Quando as notícias sobre adoções ilegais começaram a circular, Quezada ficou horrorizada, disse ela, mas nunca se permitiu um lampejo de esperança – até que seu telefone tocou um dia em maio passado.
Quem ligou foi Marisol Rodríguez, fundadora da Filhos e mães do silêncio – Children and Mothers of Silence – uma organização voluntária que facilitou a reconexão de mais de 250 famílias separadas por adoções forçadas.
A Sra. Rodríguez explicou à Sra. Quezada a improvável cadeia de eventos que levou à ligação. Anos atrás, disse Rodríguez, seu filho, que era bombeiro, fora a Houston para um exercício de treinamento. Lá ele fez amizade com um bombeiro americano que disse ter sido adotado do Chile.
O filho se ofereceu para tentar rastrear os pais biológicos de seu novo amigo e voltou ao Chile com cópias de seu arquivo de adoção. Quando voltou para casa, ele entregou os documentos ao grupo de Rodríguez, que viu no arquivo sinais reveladores de uma adoção coagida.
A Sra. Quezada ficou pasma.
“Não consegui digerir a informação”, disse ela. “Eu não conseguia entender o que estava acontecendo.”
Mas o choque deu lugar a um desejo ardente de recuperar o tempo perdido. Dias depois de saber da notícia, a Sra. Quezada fez uma videochamada e viu o filho já adulto pela primeira vez.
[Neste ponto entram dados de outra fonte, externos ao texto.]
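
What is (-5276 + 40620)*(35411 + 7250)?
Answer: 1507810384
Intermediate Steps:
(-5276 + 40620)*(35411 + 7250) = 35344*42661 = 1507810384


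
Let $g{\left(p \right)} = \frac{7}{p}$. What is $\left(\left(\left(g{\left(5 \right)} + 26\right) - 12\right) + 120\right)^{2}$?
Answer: $\frac{458329}{25} \approx 18333.0$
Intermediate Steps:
$\left(\left(\left(g{\left(5 \right)} + 26\right) - 12\right) + 120\right)^{2} = \left(\left(\left(\frac{7}{5} + 26\right) - 12\right) + 120\right)^{2} = \left(\left(\frac{137}{5} - 12\right) + 120\right)^{2} = \left(\frac{77}{5} + 120\right)^{2} = \left(\frac{677}{5}\right)^{2} = \frac{458329}{25}$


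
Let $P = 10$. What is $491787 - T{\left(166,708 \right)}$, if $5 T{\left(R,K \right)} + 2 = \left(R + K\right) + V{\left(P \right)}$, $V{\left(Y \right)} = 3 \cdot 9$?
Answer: $\frac{2458036}{5} \approx 4.9161 \cdot 10^{5}$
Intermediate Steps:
$V{\left(Y \right)} = 27$
$T{\left(R,K \right)} = 5 + \frac{K}{5} + \frac{R}{5}$ ($T{\left(R,K \right)} = - \frac{2}{5} + \frac{\left(R + K\right) + 27}{5} = - \frac{2}{5} + \frac{\left(K + R\right) + 27}{5} = - \frac{2}{5} + \frac{27 + K + R}{5} = - \frac{2}{5} + \left(\frac{27}{5} + \frac{K}{5} + \frac{R}{5}\right) = 5 + \frac{K}{5} + \frac{R}{5}$)
$491787 - T{\left(166,708 \right)} = 491787 - \left(5 + \frac{1}{5} \cdot 708 + \frac{1}{5} \cdot 166\right) = 491787 - \left(5 + \frac{708}{5} + \frac{166}{5}\right) = 491787 - \frac{899}{5} = \frac{2458036}{5}$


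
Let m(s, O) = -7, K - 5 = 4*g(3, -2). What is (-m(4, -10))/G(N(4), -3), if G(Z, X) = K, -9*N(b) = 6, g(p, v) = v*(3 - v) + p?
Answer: -7/23 ≈ -0.30435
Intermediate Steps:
g(p, v) = p + v*(3 - v)
K = -23 (K = 5 + 4*(3 - 1*(-2)² + 3*(-2)) = 5 + 4*(3 - 1*4 - 6) = 5 + 4*(3 - 4 - 6) = 5 + 4*(-7) = 5 - 28 = -23)
N(b) = -⅔ (N(b) = -⅑*6 = -⅔)
G(Z, X) = -23
(-m(4, -10))/G(N(4), -3) = -1*(-7)/(-23) = 7*(-1/23) = -7/23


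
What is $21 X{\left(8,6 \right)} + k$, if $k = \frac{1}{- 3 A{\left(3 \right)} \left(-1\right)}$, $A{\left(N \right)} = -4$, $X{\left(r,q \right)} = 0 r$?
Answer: $- \frac{1}{12} \approx -0.083333$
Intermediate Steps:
$X{\left(r,q \right)} = 0$
$k = - \frac{1}{12}$ ($k = \frac{1}{\left(-3\right) \left(-4\right) \left(-1\right)} = \frac{1}{12 \left(-1\right)} = \frac{1}{-12} = - \frac{1}{12} \approx -0.083333$)
$21 X{\left(8,6 \right)} + k = 21 \cdot 0 - \frac{1}{12} = 0 - \frac{1}{12} = - \frac{1}{12}$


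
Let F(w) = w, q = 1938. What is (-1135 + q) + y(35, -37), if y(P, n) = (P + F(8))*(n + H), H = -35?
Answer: -2293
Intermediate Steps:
y(P, n) = (-35 + n)*(8 + P) (y(P, n) = (P + 8)*(n - 35) = (8 + P)*(-35 + n) = (-35 + n)*(8 + P))
(-1135 + q) + y(35, -37) = (-1135 + 1938) + (-280 - 35*35 + 8*(-37) + 35*(-37)) = 803 + (-280 - 1225 - 296 - 1295) = 803 - 3096 = -2293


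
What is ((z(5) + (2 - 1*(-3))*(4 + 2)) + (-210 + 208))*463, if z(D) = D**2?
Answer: 24539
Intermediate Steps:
((z(5) + (2 - 1*(-3))*(4 + 2)) + (-210 + 208))*463 = ((5**2 + (2 - 1*(-3))*(4 + 2)) + (-210 + 208))*463 = ((25 + (2 + 3)*6) - 2)*463 = ((25 + 5*6) - 2)*463 = ((25 + 30) - 2)*463 = (55 - 2)*463 = 53*463 = 24539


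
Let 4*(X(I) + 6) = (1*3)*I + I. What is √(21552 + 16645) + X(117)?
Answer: 111 + √38197 ≈ 306.44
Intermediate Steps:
X(I) = -6 + I (X(I) = -6 + ((1*3)*I + I)/4 = -6 + (3*I + I)/4 = -6 + (4*I)/4 = -6 + I)
√(21552 + 16645) + X(117) = √(21552 + 16645) + (-6 + 117) = √38197 + 111 = 111 + √38197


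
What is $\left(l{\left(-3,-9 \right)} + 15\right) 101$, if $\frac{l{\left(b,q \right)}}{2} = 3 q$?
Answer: $-3939$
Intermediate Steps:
$l{\left(b,q \right)} = 6 q$ ($l{\left(b,q \right)} = 2 \cdot 3 q = 6 q$)
$\left(l{\left(-3,-9 \right)} + 15\right) 101 = \left(6 \left(-9\right) + 15\right) 101 = \left(-54 + 15\right) 101 = \left(-39\right) 101 = -3939$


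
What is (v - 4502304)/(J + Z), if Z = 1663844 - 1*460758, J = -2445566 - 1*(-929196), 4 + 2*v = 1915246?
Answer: 1181561/104428 ≈ 11.315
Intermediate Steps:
v = 957621 (v = -2 + (1/2)*1915246 = -2 + 957623 = 957621)
J = -1516370 (J = -2445566 + 929196 = -1516370)
Z = 1203086 (Z = 1663844 - 460758 = 1203086)
(v - 4502304)/(J + Z) = (957621 - 4502304)/(-1516370 + 1203086) = -3544683/(-313284) = -3544683*(-1/313284) = 1181561/104428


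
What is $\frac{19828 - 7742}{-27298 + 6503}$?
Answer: $- \frac{12086}{20795} \approx -0.5812$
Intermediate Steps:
$\frac{19828 - 7742}{-27298 + 6503} = \frac{12086}{-20795} = 12086 \left(- \frac{1}{20795}\right) = - \frac{12086}{20795}$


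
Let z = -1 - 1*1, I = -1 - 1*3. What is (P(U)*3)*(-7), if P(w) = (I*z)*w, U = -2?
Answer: 336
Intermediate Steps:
I = -4 (I = -1 - 3 = -4)
z = -2 (z = -1 - 1 = -2)
P(w) = 8*w (P(w) = (-4*(-2))*w = 8*w)
(P(U)*3)*(-7) = ((8*(-2))*3)*(-7) = -16*3*(-7) = -48*(-7) = 336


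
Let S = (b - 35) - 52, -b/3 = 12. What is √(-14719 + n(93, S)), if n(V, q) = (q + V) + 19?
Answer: I*√14730 ≈ 121.37*I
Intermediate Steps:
b = -36 (b = -3*12 = -36)
S = -123 (S = (-36 - 35) - 52 = -71 - 52 = -123)
n(V, q) = 19 + V + q (n(V, q) = (V + q) + 19 = 19 + V + q)
√(-14719 + n(93, S)) = √(-14719 + (19 + 93 - 123)) = √(-14719 - 11) = √(-14730) = I*√14730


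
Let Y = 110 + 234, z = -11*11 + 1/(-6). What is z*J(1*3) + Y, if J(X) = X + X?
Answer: -383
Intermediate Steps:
J(X) = 2*X
z = -727/6 (z = -121 - 1/6 = -727/6 ≈ -121.17)
Y = 344
z*J(1*3) + Y = -727*1*3/3 + 344 = -727*3/3 + 344 = -727/6*6 + 344 = -727 + 344 = -383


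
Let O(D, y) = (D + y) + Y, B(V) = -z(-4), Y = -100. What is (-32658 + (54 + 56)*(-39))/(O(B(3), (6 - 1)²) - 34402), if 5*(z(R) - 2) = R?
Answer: 184740/172391 ≈ 1.0716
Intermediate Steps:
z(R) = 2 + R/5
B(V) = -6/5 (B(V) = -(2 + (⅕)*(-4)) = -(2 - ⅘) = -1*6/5 = -6/5)
O(D, y) = -100 + D + y (O(D, y) = (D + y) - 100 = -100 + D + y)
(-32658 + (54 + 56)*(-39))/(O(B(3), (6 - 1)²) - 34402) = (-32658 + (54 + 56)*(-39))/((-100 - 6/5 + (6 - 1)²) - 34402) = (-32658 + 110*(-39))/((-100 - 6/5 + 5²) - 34402) = (-32658 - 4290)/((-100 - 6/5 + 25) - 34402) = -36948/(-381/5 - 34402) = -36948/(-172391/5) = -36948*(-5/172391) = 184740/172391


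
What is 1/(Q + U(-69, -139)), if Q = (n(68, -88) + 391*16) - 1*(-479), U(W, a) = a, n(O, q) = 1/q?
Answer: 88/580447 ≈ 0.00015161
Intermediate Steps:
Q = 592679/88 (Q = (1/(-88) + 391*16) - 1*(-479) = (-1/88 + 6256) + 479 = 550527/88 + 479 = 592679/88 ≈ 6735.0)
1/(Q + U(-69, -139)) = 1/(592679/88 - 139) = 1/(580447/88) = 88/580447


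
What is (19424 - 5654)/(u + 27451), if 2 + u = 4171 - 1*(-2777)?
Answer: 13770/34397 ≈ 0.40033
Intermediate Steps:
u = 6946 (u = -2 + (4171 - 1*(-2777)) = -2 + (4171 + 2777) = -2 + 6948 = 6946)
(19424 - 5654)/(u + 27451) = (19424 - 5654)/(6946 + 27451) = 13770/34397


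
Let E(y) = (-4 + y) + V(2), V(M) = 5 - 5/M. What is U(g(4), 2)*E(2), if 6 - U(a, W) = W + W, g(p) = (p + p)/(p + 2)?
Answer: 1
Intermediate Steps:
V(M) = 5 - 5/M
g(p) = 2*p/(2 + p) (g(p) = (2*p)/(2 + p) = 2*p/(2 + p))
U(a, W) = 6 - 2*W (U(a, W) = 6 - (W + W) = 6 - 2*W)
E(y) = -3/2 + y (E(y) = (-4 + y) + (5 - 5/2) = (-4 + y) + 5/2 = -3/2 + y)
U(g(4), 2)*E(2) = (6 - 2*2)*(-3/2 + 2) = (6 - 4)*(½) = 2*(½) = 1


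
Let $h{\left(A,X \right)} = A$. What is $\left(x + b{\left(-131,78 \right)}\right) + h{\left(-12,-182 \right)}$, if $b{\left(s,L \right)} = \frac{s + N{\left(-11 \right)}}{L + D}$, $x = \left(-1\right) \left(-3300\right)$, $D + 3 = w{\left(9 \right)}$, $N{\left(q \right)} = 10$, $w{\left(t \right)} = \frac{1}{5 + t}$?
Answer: $\frac{3453994}{1051} \approx 3286.4$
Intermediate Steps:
$D = - \frac{41}{14}$ ($D = -3 + \frac{1}{5 + 9} = -3 + \frac{1}{14} = - \frac{41}{14} \approx -2.9286$)
$x = 3300$
$b{\left(s,L \right)} = \frac{10 + s}{- \frac{41}{14} + L}$ ($b{\left(s,L \right)} = \frac{s + 10}{L - \frac{41}{14}} = \frac{10 + s}{- \frac{41}{14} + L}$)
$\left(x + b{\left(-131,78 \right)}\right) + h{\left(-12,-182 \right)} = \left(3300 + \frac{14 \left(10 - 131\right)}{-41 + 14 \cdot 78}\right) - 12 = \left(3300 + 14 \frac{1}{-41 + 1092} \left(-121\right)\right) - 12 = \left(3300 + 14 \cdot \frac{1}{1051} \left(-121\right)\right) - 12 = \left(3300 - \frac{1694}{1051}\right) - 12 = \frac{3466606}{1051} - 12 = \frac{3453994}{1051}$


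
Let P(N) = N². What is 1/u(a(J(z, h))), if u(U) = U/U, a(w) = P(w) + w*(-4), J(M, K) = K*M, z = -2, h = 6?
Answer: 1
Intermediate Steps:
a(w) = w² - 4*w (a(w) = w² + w*(-4) = w² - 4*w)
u(U) = 1
1/u(a(J(z, h))) = 1/1 = 1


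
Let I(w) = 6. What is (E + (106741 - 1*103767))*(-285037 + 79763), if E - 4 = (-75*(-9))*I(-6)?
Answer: -1442665672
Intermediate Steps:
E = 4054 (E = 4 - 75*(-9)*6 = 4 + 675*6 = 4 + 4050 = 4054)
(E + (106741 - 1*103767))*(-285037 + 79763) = (4054 + (106741 - 1*103767))*(-285037 + 79763) = (4054 + (106741 - 103767))*(-205274) = (4054 + 2974)*(-205274) = 7028*(-205274) = -1442665672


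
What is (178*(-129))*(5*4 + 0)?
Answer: -459240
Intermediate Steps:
(178*(-129))*(5*4 + 0) = -22962*(20 + 0) = -22962*20 = -459240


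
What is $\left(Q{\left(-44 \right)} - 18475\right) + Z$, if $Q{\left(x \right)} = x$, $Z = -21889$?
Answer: $-40408$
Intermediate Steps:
$\left(Q{\left(-44 \right)} - 18475\right) + Z = \left(-44 - 18475\right) - 21889 = -18519 - 21889 = -40408$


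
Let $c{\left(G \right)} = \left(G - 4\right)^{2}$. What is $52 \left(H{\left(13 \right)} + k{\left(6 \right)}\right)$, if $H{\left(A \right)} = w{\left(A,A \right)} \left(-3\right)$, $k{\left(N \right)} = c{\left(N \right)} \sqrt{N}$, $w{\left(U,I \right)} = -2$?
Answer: $312 + 208 \sqrt{6} \approx 821.49$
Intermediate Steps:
$c{\left(G \right)} = \left(-4 + G\right)^{2}$
$k{\left(N \right)} = \sqrt{N} \left(-4 + N\right)^{2}$ ($k{\left(N \right)} = \left(-4 + N\right)^{2} \sqrt{N} = \sqrt{N} \left(-4 + N\right)^{2}$)
$H{\left(A \right)} = 6$ ($H{\left(A \right)} = \left(-2\right) \left(-3\right) = 6$)
$52 \left(H{\left(13 \right)} + k{\left(6 \right)}\right) = 52 \left(6 + \sqrt{6} \left(-4 + 6\right)^{2}\right) = 52 \left(6 + \sqrt{6} \cdot 2^{2}\right) = 52 \left(6 + \sqrt{6} \cdot 4\right) = 52 \left(6 + 4 \sqrt{6}\right) = 312 + 208 \sqrt{6}$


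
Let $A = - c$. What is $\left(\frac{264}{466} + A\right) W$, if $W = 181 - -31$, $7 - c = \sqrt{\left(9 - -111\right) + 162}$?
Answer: $- \frac{317788}{233} + 212 \sqrt{282} \approx 2196.2$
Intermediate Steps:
$c = 7 - \sqrt{282}$ ($c = 7 - \sqrt{\left(9 - -111\right) + 162} = 7 - \sqrt{\left(9 + 111\right) + 162} = 7 - \sqrt{120 + 162} = 7 - \sqrt{282} \approx -9.7929$)
$W = 212$ ($W = 181 + 31 = 212$)
$A = -7 + \sqrt{282}$ ($A = - (7 - \sqrt{282}) = -7 + \sqrt{282} \approx 9.7929$)
$\left(\frac{264}{466} + A\right) W = \left(\frac{264}{466} - \left(7 - \sqrt{282}\right)\right) 212 = \left(264 \cdot \frac{1}{466} - \left(7 - \sqrt{282}\right)\right) 212 = \left(\frac{132}{233} - \left(7 - \sqrt{282}\right)\right) 212 = \left(- \frac{1499}{233} + \sqrt{282}\right) 212 = - \frac{317788}{233} + 212 \sqrt{282}$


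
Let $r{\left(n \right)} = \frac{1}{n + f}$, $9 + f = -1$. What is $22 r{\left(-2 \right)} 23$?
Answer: $- \frac{253}{6} \approx -42.167$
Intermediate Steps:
$f = -10$ ($f = -9 - 1 = -10$)
$r{\left(n \right)} = \frac{1}{-10 + n}$ ($r{\left(n \right)} = \frac{1}{n - 10} = \frac{1}{-10 + n}$)
$22 r{\left(-2 \right)} 23 = \frac{22}{-10 - 2} \cdot 23 = \frac{22}{-12} \cdot 23 = 22 \left(- \frac{1}{12}\right) 23 = \left(- \frac{11}{6}\right) 23 = - \frac{253}{6}$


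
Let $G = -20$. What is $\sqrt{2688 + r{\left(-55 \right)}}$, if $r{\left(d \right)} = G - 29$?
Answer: $\sqrt{2639} \approx 51.371$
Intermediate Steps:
$r{\left(d \right)} = -49$ ($r{\left(d \right)} = -20 - 29 = -49$)
$\sqrt{2688 + r{\left(-55 \right)}} = \sqrt{2688 - 49} = \sqrt{2639}$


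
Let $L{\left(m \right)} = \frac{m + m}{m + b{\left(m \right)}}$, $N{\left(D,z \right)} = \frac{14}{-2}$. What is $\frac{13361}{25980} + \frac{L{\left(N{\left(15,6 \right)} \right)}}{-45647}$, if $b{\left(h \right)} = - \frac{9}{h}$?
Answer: $\frac{21779497}{42353895} \approx 0.51423$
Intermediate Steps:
$N{\left(D,z \right)} = -7$ ($N{\left(D,z \right)} = 14 \left(- \frac{1}{2}\right) = -7$)
$L{\left(m \right)} = \frac{2 m}{m - \frac{9}{m}}$ ($L{\left(m \right)} = \frac{m + m}{m - \frac{9}{m}} = \frac{2 m}{m - \frac{9}{m}}$)
$\frac{13361}{25980} + \frac{L{\left(N{\left(15,6 \right)} \right)}}{-45647} = \frac{13361}{25980} + \frac{2 \left(-7\right)^{2} \frac{1}{-9 + \left(-7\right)^{2}}}{-45647} = 13361 \cdot \frac{1}{25980} + 2 \cdot 49 \frac{1}{-9 + 49} \left(- \frac{1}{45647}\right) = \frac{13361}{25980} + 2 \cdot 49 \cdot \frac{1}{40} \left(- \frac{1}{45647}\right) = \frac{13361}{25980} + \frac{49}{20} \left(- \frac{1}{45647}\right) = \frac{13361}{25980} - \frac{7}{130420} = \frac{21779497}{42353895}$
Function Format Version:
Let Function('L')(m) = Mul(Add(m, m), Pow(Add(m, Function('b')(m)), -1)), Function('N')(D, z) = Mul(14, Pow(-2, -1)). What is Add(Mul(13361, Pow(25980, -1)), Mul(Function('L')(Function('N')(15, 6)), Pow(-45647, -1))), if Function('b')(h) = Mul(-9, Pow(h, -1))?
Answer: Rational(21779497, 42353895) ≈ 0.51423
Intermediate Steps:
Function('N')(D, z) = -7 (Function('N')(D, z) = Mul(14, Rational(-1, 2)) = -7)
Function('L')(m) = Mul(2, m, Pow(Add(m, Mul(-9, Pow(m, -1))), -1)) (Function('L')(m) = Mul(Add(m, m), Pow(Add(m, Mul(-9, Pow(m, -1))), -1)) = Mul(Mul(2, m), Pow(Add(m, Mul(-9, Pow(m, -1))), -1)) = Mul(2, m, Pow(Add(m, Mul(-9, Pow(m, -1))), -1)))
Add(Mul(13361, Pow(25980, -1)), Mul(Function('L')(Function('N')(15, 6)), Pow(-45647, -1))) = Add(Mul(13361, Pow(25980, -1)), Mul(Mul(2, Pow(-7, 2), Pow(Add(-9, Pow(-7, 2)), -1)), Pow(-45647, -1))) = Add(Mul(13361, Rational(1, 25980)), Mul(Mul(2, 49, Pow(Add(-9, 49), -1)), Rational(-1, 45647))) = Add(Rational(13361, 25980), Mul(Mul(2, 49, Pow(40, -1)), Rational(-1, 45647))) = Add(Rational(13361, 25980), Mul(Mul(2, 49, Rational(1, 40)), Rational(-1, 45647))) = Add(Rational(13361, 25980), Mul(Rational(49, 20), Rational(-1, 45647))) = Add(Rational(13361, 25980), Rational(-7, 130420)) = Rational(21779497, 42353895)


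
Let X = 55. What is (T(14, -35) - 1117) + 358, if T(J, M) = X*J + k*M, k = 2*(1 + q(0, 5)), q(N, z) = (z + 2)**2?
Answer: -3489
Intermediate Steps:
q(N, z) = (2 + z)**2
k = 100 (k = 2*(1 + (2 + 5)**2) = 2*(1 + 7**2) = 2*(1 + 49) = 2*50 = 100)
T(J, M) = 55*J + 100*M
(T(14, -35) - 1117) + 358 = ((55*14 + 100*(-35)) - 1117) + 358 = ((770 - 3500) - 1117) + 358 = (-2730 - 1117) + 358 = -3847 + 358 = -3489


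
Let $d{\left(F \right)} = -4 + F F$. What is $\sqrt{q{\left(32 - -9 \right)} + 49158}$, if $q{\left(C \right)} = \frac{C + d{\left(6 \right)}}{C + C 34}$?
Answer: $\frac{\sqrt{101227487305}}{1435} \approx 221.72$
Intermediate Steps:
$d{\left(F \right)} = -4 + F^{2}$
$q{\left(C \right)} = \frac{32 + C}{35 C}$ ($q{\left(C \right)} = \frac{C - \left(4 - 6^{2}\right)}{C + C 34} = \frac{C + \left(-4 + 36\right)}{C + 34 C} = \frac{C + 32}{35 C} = \left(32 + C\right) \frac{1}{35 C} = \frac{32 + C}{35 C}$)
$\sqrt{q{\left(32 - -9 \right)} + 49158} = \sqrt{\frac{32 + \left(32 - -9\right)}{35 \left(32 - -9\right)} + 49158} = \sqrt{\frac{32 + \left(32 + 9\right)}{35 \left(32 + 9\right)} + 49158} = \sqrt{\frac{32 + 41}{35 \cdot 41} + 49158} = \sqrt{\frac{1}{35} \cdot \frac{1}{41} \cdot 73 + 49158} = \sqrt{\frac{73}{1435} + 49158} = \sqrt{\frac{70541803}{1435}} = \frac{\sqrt{101227487305}}{1435}$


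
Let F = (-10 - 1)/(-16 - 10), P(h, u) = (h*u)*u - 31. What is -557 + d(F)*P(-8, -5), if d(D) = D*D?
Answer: -404483/676 ≈ -598.35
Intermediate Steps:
P(h, u) = -31 + h*u² (P(h, u) = h*u² - 31 = -31 + h*u²)
F = 11/26 (F = -11/(-26) = -11*(-1/26) = 11/26 ≈ 0.42308)
d(D) = D²
-557 + d(F)*P(-8, -5) = -557 + (11/26)²*(-31 - 8*(-5)²) = -557 + 121*(-31 - 8*25)/676 = -557 + 121*(-31 - 200)/676 = -557 + (121/676)*(-231) = -557 - 27951/676 = -404483/676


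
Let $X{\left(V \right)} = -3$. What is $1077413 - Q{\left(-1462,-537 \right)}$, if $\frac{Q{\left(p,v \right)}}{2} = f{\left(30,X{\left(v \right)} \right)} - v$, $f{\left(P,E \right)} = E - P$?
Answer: $1076405$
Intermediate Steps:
$Q{\left(p,v \right)} = -66 - 2 v$ ($Q{\left(p,v \right)} = 2 \left(\left(-3 - 30\right) - v\right) = 2 \left(-33 - v\right) = -66 - 2 v$)
$1077413 - Q{\left(-1462,-537 \right)} = 1077413 - \left(-66 - -1074\right) = 1077413 - \left(-66 + 1074\right) = 1077413 - 1008 = 1076405$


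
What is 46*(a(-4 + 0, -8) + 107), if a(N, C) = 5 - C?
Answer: 5520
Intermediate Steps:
46*(a(-4 + 0, -8) + 107) = 46*((5 - 1*(-8)) + 107) = 46*((5 + 8) + 107) = 46*(13 + 107) = 46*120 = 5520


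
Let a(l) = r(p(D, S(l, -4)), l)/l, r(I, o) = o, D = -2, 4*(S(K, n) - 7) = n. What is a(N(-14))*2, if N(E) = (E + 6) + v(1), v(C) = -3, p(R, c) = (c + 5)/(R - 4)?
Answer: 2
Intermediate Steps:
S(K, n) = 7 + n/4
p(R, c) = (5 + c)/(-4 + R)
N(E) = 3 + E (N(E) = (E + 6) - 3 = (6 + E) - 3 = 3 + E)
a(l) = 1 (a(l) = l/l = 1)
a(N(-14))*2 = 1*2 = 2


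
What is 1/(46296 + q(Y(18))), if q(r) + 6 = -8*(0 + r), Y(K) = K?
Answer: 1/46146 ≈ 2.1670e-5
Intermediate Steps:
q(r) = -6 - 8*r (q(r) = -6 - 8*(0 + r) = -6 - 8*r)
1/(46296 + q(Y(18))) = 1/(46296 + (-6 - 8*18)) = 1/(46296 + (-6 - 144)) = 1/(46296 - 150) = 1/46146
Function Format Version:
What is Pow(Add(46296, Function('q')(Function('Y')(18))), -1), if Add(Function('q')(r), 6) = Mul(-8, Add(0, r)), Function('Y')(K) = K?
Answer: Rational(1, 46146) ≈ 2.1670e-5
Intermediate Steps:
Function('q')(r) = Add(-6, Mul(-8, r)) (Function('q')(r) = Add(-6, Mul(-8, Add(0, r))) = Add(-6, Mul(-8, r)))
Pow(Add(46296, Function('q')(Function('Y')(18))), -1) = Pow(Add(46296, Add(-6, Mul(-8, 18))), -1) = Pow(Add(46296, Add(-6, -144)), -1) = Pow(Add(46296, -150), -1) = Pow(46146, -1) = Rational(1, 46146)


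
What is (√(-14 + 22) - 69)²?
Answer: 4769 - 276*√2 ≈ 4378.7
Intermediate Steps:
(√(-14 + 22) - 69)² = (√8 - 69)² = (2*√2 - 69)² = (-69 + 2*√2)²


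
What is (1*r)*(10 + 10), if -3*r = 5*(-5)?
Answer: 500/3 ≈ 166.67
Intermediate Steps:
r = 25/3 (r = -5*(-5)/3 = -1/3*(-25) = 25/3 ≈ 8.3333)
(1*r)*(10 + 10) = (1*(25/3))*(10 + 10) = (25/3)*20 = 500/3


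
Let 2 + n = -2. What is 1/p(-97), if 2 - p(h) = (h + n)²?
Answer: -1/10199 ≈ -9.8049e-5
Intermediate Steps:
n = -4 (n = -2 - 2 = -4)
p(h) = 2 - (-4 + h)² (p(h) = 2 - (h - 4)² = 2 - (-4 + h)²)
1/p(-97) = 1/(2 - (-4 - 97)²) = 1/(2 - 1*(-101)²) = 1/(2 - 1*10201) = 1/(2 - 10201) = 1/(-10199) = -1/10199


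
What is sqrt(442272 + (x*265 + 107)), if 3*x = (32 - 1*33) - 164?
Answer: 2*sqrt(106951) ≈ 654.07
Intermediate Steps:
x = -55 (x = ((32 - 1*33) - 164)/3 = ((32 - 33) - 164)/3 = (-1 - 164)/3 = (1/3)*(-165) = -55)
sqrt(442272 + (x*265 + 107)) = sqrt(442272 + (-55*265 + 107)) = sqrt(442272 + (-14575 + 107)) = sqrt(442272 - 14468) = sqrt(427804) = 2*sqrt(106951)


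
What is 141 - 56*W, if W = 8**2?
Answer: -3443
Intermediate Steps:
W = 64
141 - 56*W = 141 - 56*64 = 141 - 3584 = -3443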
“Cada músculo do meu corpo se contraiu e espremeu as lágrimas dos meus olhos”, lembrou Graf. “Eu me senti como se tivesse sido atingido por um morcego e estivesse vendo estrelas”.
Em poucas semanas, a Sra. Quezada embarcou em um avião pela primeira vez na vida e voou para Houston. Em uma reunião organizada por um jornalista local, a Sra. Quezada surpreendeu seu filho, que caiu nos braços de sua mãe.
“Foi o abraço mais próximo”, lembrou Graf. “Eles apenas nos deixaram sozinhos nos braços um do outro e nos abraçamos, ela me beijou e ficamos ali chorando”.
Alguns adotados chilenos encontraram uma resposta muito diferente depois de rastrear um pai biológico. Maria Diemar, que foi criada na Suécia depois de ser levada de avião do Chile ainda bebê em 1975, passou anos caçando pistas que a levaram a rastrear sua família biológica no sul do Chile.
Ela soube que sua mãe, que trabalhava como empregada doméstica quando ela nasceu, foi forçada a entregar o bebê pelo patrão na época. A notícia de que sua filha desaparecida estava tentando fazer contato não era bem-vinda porque, disseram a Diemar, sua mãe estava em um relacionamento abusivo com um homem que não sabia sobre o nascimento.
Isso não impediu a Sra. Diemar de investigar o caso de seu irmão mais novo, Daniel, que também foi adotado do Chile. A mãe do menino também foi informada de que ele morrera durante o parto. Os dois se tornaram próximos nos últimos anos, o que Diemar considera uma vitória.
“Significou muito viajar para o Chile com Daniel, para compartilhar a história de nossa educação, nossa infância e apenas estar no país onde deveríamos estar”, disse ela. “É muito curativo fazer isso juntos.”
Diemar disse ter pouca fé de que as investigações em andamento no Chile e na Suécia levariam a processos.
“Mas acho importante que os livros de história digam que isso aconteceu”, disse ela. “Foram crimes.”
Desde que se reconectou com sua mãe, o Sr. Graf passou por uma dor de cabeça emocional. Houve flashes de raiva, momentos de gratidão e sentimentos de indignação.
Mas, no final das contas, se reconectar com sua mãe biológica foi tão curador e esclarecedor que ele criou uma organização fornecer kits gratuitos da empresa MyHeritage DNA para adotados e famílias que acreditam ter tido um bebê roubado.
“Estamos recuperando 38 anos de tempo perdido”, disse ele. “É hora de não podermos voltar.”